Truth be told, on stage there, thrashing the media was really the only way Trump could lash out and show what has to be great disappointment. At least until after the news conference when he could turn his dismay toward seeking and accepting Attorney General Jess Sessions' resignation. Even that was suspect: It offered Trump a way to change the election headlines from things such as "How the House Fell; Republican Chaos and Democratic Focus."
But make no mistake: There was a blue wave. Our country has 435 congressional districts. Of those, 313 swung to the left when residents voted more Democratic in this election than in 2016. Only a few dozen districts shifted to the right of their 2016 voting records. As a result, Democrats won at least 222 seats to Republicans' at least 199. A few races were still being tallied Wednesday, according to national news organizations, but the House is solidly in control now of Democrats — needing only to reach the magic number of 218.
Most of the movement came in suburbs and from women.
According to one Washington Post analysis: "To underscore just how much of a drag Trump was in the suburbs of Kansas City, an openly lesbian Native American who used to be a professional kickboxer named Sharice Davids toppled Rep. Kevin Yoder (R-Kansas)." Nationally, preliminary exit polls show that women voted for House Democrats by a 21-point margin, 60 percent to 39 percent, while men split — 48 percent backed Democrats and 50 percent backed Republicans.
Independents were key, as well. By a 13-point margin, they voted for congressional Democrats, even though in 2016 they favored GOP candidates by a 4-point margin.
And yes, it was the year of the woman.
More than 100 women were on track Wednesday to win seats in the House, breaking the previous record of 84 out of the total 435 congressional districts. Overwhelmingly they were Democrats.
But Trump was having no losing. And he was having even less of the humility shown by Bill Clinton, George W. Bush and Barack Obama following their major midterm losses in 1994, 2006 and 2010, respectively.
Bush called his midterm election loss a "thumpin'. " Obama's term was a "shellacking." Trump called it "a big night."
He was disingenuous.
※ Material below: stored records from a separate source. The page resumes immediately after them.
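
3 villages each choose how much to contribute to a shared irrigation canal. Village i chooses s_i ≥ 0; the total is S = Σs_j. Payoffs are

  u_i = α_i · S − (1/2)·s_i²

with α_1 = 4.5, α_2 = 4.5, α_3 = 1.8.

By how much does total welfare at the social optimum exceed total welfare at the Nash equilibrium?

80.19

Village i's FOC: ∂u_i/∂s_i = α_i − s_i = 0, so s_i* = α_i.
NE contributions = (4.5, 4.5, 1.8); S = 10.8.
W^NE = (Σα)·S − ½Σα_i² = 10.8² − ½·43.74 = 94.77.
Planner sets s_i = Σα_j = 10.8 for every i, so S^SO = 3·10.8 = 32.4.
W^SO = (Σα)·S^SO − ½·3·(Σα)² = (3/2)·10.8² = 174.96.
Deadweight loss = W^SO − W^NE = 80.19.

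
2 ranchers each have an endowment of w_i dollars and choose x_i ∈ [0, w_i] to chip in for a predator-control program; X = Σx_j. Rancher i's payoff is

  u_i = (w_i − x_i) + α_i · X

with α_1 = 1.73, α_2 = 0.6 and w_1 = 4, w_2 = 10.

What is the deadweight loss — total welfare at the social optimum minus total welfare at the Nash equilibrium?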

Again.
It is the House of Representatives that holds the keys to presidential oversight. And this president has had none of that.
Plenty of editorial pages Wednesday morning were calling for Democrats controlling the House to use constraint — take it slow — and show bipartisan spirit.
A Democratic House not only can block Trump priorities such as building a wall along the Southern border, it can also use subpoena power to investigate all manner of issues — including Trump's tax returns, his business deals and ties with Russia that the current GOP-controlled House prematurely closed.
We're all for being bipartisan, but we are not for "taking it slow."
We're with Rep. Eric Swalwell, D-California, and a member of the House Intelligence Committee, who said on NBC News on Wednesday: "We'll fill in the gaps on the Russia investigations. The American people will see his tax returns, not because of any voyeuristic interest, but because they should know if he is corrupt. And we will look at the cashing in of access to the Oval Office and his financial entanglements overseas."
More dangerous for Trump is the power of the Democratic House to dangle the I-word — to impeach him, even if House members would not be able to muster the two-thirds vote required for conviction in the Senate.
But don't you wonder if that's not a factor with the dumping of Sessions? What's the next shoe to fall? And how will the Senate feel about the treatment of its alum, former Sen. Sessions?